WASHINGTON - President Barack Obama is to announce changes to US electronic spy programmes after revelations made by ex-intelligence contractor Edward Snowden.

He aims to restore public confidence in the intelligence community.

Mr Obama is expected to create a public advocate at the secretive court that approves intelligence collection.

His proposals come hours after UK media reports that the US has collected and stored almost 200 million text messages per day across the globe.

A National Security Agency (NSA) programme extracted and stored data from the SMS messages to gather location information, contacts and financial data, according to the Guardian newspaper and Channel Four News.

The report is the latest in a series of revelations from files leaked by Mr Snowden, a former NSA contractor charged in the US with espionage and currently a fugitive in Russia.

The NSA told the BBC the programme stored "lawfully collected SMS data" and any implication that collection was "arbitrary and unconstrained is false".
Up to Congress

Mr Obama's speech on Friday at Department of Justice comes after a five-person White House panel given the job of reviewing US electronic spying programmes in the wake of Mr Snowden's disclosures presented their report in December.

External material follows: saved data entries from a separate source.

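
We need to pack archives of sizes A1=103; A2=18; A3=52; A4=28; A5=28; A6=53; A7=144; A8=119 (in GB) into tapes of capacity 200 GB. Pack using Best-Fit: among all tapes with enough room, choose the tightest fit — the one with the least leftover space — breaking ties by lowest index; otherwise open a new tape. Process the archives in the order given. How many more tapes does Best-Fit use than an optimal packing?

Best-Fit: [103,18,52] [28,28,53] [144] [119] → 4 tapes.
Total size 545 GB; any packing needs at least ⌈545/200⌉ = 3 tapes.
An optimal packing achieves that bound: [144,53] [119,52,28] [103,28,18] → 3 tapes.
Excess: 4 − 3 = 1.

1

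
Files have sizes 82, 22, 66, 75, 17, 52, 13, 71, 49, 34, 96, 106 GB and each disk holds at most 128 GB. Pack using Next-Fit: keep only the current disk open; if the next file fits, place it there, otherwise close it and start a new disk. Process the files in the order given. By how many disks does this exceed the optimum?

Next-Fit: [82,22] [66] [75,17] [52,13] [71,49] [34] [96] [106] → 8 disks.
Total size 683 GB; any packing needs at least ⌈683/128⌉ = 6 disks.
An optimal packing achieves that bound: [106,22] [96,17,13] [82,34] [75,52] [71,49] [66] → 6 disks.
Excess: 8 − 6 = 2.

2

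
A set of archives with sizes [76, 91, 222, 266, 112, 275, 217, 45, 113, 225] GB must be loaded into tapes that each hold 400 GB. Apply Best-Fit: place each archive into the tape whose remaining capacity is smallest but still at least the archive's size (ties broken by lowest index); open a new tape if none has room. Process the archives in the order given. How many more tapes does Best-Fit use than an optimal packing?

0

Best-Fit: [76,91,222] [266,112] [275,45] [217,113] [225] → 5 tapes.
Total size 1642 GB; any packing needs at least ⌈1642/400⌉ = 5 tapes.
So 5 is already optimal.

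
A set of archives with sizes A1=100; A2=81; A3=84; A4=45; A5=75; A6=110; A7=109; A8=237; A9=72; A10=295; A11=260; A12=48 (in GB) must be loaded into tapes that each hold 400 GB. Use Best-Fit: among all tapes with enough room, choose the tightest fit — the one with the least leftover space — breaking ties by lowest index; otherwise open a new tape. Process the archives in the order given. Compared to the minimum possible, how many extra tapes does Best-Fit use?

1

Best-Fit: [100,81,84,45,75] [110,109] [237,72,48] [295] [260] → 5 tapes.
Total size 1516 GB; any packing needs at least ⌈1516/400⌉ = 4 tapes.
An optimal packing achieves that bound: [295,100] [260,110] [237,109,48] [84,81,75,72,45] → 4 tapes.
Excess: 5 − 4 = 1.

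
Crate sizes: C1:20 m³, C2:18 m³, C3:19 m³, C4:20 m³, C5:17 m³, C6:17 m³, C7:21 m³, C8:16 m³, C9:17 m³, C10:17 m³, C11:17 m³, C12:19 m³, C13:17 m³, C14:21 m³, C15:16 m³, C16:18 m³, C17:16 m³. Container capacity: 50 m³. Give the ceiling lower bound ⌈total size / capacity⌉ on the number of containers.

7

Total size = 20 + 18 + 19 + 20 + 17 + 17 + 21 + 16 + 17 + 17 + 17 + 19 + 17 + 21 + 16 + 18 + 16 = 306 m³.
⌈306 / 50⌉ = 7.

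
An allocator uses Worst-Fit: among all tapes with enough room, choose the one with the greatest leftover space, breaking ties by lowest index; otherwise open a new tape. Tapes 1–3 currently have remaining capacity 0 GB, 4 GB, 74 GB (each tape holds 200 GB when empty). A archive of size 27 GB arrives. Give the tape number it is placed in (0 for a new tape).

Tapes with room: tape 3 (74 GB).
Most room is tape 3 with 74 GB free.

3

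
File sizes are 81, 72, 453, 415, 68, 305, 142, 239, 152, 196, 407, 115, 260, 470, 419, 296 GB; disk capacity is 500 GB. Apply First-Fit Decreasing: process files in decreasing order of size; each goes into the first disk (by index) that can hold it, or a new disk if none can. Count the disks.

9

Sorted descending: 470, 453, 419, 415, 407, 305, 296, 260, 239, 196, 152, 142, 115, 81, 72, 68.
470 GB → disk 1 (remaining 30 GB)
453 GB → disk 2 (remaining 47 GB)
419 GB → disk 3 (remaining 81 GB)
415 GB → disk 4 (remaining 85 GB)
407 GB → disk 5 (remaining 93 GB)
305 GB → disk 6 (remaining 195 GB)
296 GB → disk 7 (remaining 204 GB)
260 GB → disk 8 (remaining 240 GB)
239 GB → disk 8 (remaining 1 GB)
196 GB → disk 7 (remaining 8 GB)
152 GB → disk 6 (remaining 43 GB)
142 GB → disk 9 (remaining 358 GB)
115 GB → disk 9 (remaining 243 GB)
81 GB → disk 3 (remaining 0 GB)
72 GB → disk 4 (remaining 13 GB)
68 GB → disk 5 (remaining 25 GB)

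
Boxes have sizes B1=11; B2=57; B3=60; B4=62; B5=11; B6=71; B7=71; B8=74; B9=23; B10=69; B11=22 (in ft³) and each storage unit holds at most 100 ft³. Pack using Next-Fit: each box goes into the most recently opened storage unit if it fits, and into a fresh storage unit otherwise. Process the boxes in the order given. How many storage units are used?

Put B1 (11 ft³) in storage unit 1; 89 ft³ remain.
Put B2 (57 ft³) in storage unit 1; 32 ft³ remain.
Put B3 (60 ft³) in storage unit 2; 40 ft³ remain.
Put B4 (62 ft³) in storage unit 3; 38 ft³ remain.
Put B5 (11 ft³) in storage unit 3; 27 ft³ remain.
Put B6 (71 ft³) in storage unit 4; 29 ft³ remain.
Put B7 (71 ft³) in storage unit 5; 29 ft³ remain.
Put B8 (74 ft³) in storage unit 6; 26 ft³ remain.
Put B9 (23 ft³) in storage unit 6; 3 ft³ remain.
Put B10 (69 ft³) in storage unit 7; 31 ft³ remain.
Put B11 (22 ft³) in storage unit 7; 9 ft³ remain.

7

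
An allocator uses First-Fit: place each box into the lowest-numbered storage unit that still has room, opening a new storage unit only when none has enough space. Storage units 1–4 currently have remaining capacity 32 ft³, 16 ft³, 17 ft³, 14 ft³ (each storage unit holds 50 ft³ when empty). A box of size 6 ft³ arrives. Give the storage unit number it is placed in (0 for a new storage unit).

Storage units with room: storage unit 1 (32 ft³), storage unit 2 (16 ft³), storage unit 3 (17 ft³), storage unit 4 (14 ft³).
The first with room is storage unit 1.

1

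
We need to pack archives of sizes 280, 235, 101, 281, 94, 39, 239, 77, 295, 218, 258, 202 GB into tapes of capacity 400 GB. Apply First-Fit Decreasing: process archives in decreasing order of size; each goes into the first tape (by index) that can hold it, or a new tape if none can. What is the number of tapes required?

Sorted descending: 295, 281, 280, 258, 239, 235, 218, 202, 101, 94, 77, 39.
Put 295 GB in tape 1; 105 GB remain.
Put 281 GB in tape 2; 119 GB remain.
Put 280 GB in tape 3; 120 GB remain.
Put 258 GB in tape 4; 142 GB remain.
Put 239 GB in tape 5; 161 GB remain.
Put 235 GB in tape 6; 165 GB remain.
Put 218 GB in tape 7; 182 GB remain.
Put 202 GB in tape 8; 198 GB remain.
Put 101 GB in tape 1; 4 GB remain.
Put 94 GB in tape 2; 25 GB remain.
Put 77 GB in tape 3; 43 GB remain.
Put 39 GB in tape 3; 4 GB remain.
Final tapes: [295,101] [281,94] [280,77,39] [258] [239] [235] [218] [202].

8 tapes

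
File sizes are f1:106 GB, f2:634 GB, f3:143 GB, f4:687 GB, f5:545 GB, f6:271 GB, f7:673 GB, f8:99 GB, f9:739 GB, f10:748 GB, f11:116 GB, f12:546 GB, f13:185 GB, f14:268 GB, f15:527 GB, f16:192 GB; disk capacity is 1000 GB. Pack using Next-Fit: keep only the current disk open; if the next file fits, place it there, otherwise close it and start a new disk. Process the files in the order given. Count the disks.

Put f1 (106 GB) in disk 1; 894 GB remain.
Put f2 (634 GB) in disk 1; 260 GB remain.
Put f3 (143 GB) in disk 1; 117 GB remain.
Put f4 (687 GB) in disk 2; 313 GB remain.
Put f5 (545 GB) in disk 3; 455 GB remain.
Put f6 (271 GB) in disk 3; 184 GB remain.
Put f7 (673 GB) in disk 4; 327 GB remain.
Put f8 (99 GB) in disk 4; 228 GB remain.
Put f9 (739 GB) in disk 5; 261 GB remain.
Put f10 (748 GB) in disk 6; 252 GB remain.
Put f11 (116 GB) in disk 6; 136 GB remain.
Put f12 (546 GB) in disk 7; 454 GB remain.
Put f13 (185 GB) in disk 7; 269 GB remain.
Put f14 (268 GB) in disk 7; 1 GB remain.
Put f15 (527 GB) in disk 8; 473 GB remain.
Put f16 (192 GB) in disk 8; 281 GB remain.

8 disks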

Among their recommendations was the creation of a public advocate position at the Foreign Intelligence Surveillance Court (FISC), where judges have approved the mass spying programme. Currently, only the US government is represented in front of FISC judges.

In details leaked to various US media by the White House, Mr Obama is expected to endorse that position, as well as extending some privacy protections for foreigners.

He is also expected to include increased oversight of how the US monitors foreign leaders and to limit how long some data can be stored.

But President Obama is not expected to endorse one of the panel's headline recommendations - shifting the storage of phone records from the NSA to the telecommunications firm or a third party where it can be queried under limited conditions.

He is expected to leave the decision on whether that should be implemented to Congress.

Civil rights and privacy groups were wary ahead of the speech.

"If Congress fails to act on this matter, as it has on other critical policy issues, President Obama will effectively be handing off a treasure trove of all our private data to succeeding presidents," Anthony Romero, the executive director of the American Civil Liberties Union said in a statement.

BBC North America editor Mark Mardell says the exposure of the NSA's programme caused huge embarrassment to the US government, not least the suggestion it was spying on the mobile phone conversations of friendly foreign leaders, such as Germany's Angela Merkel.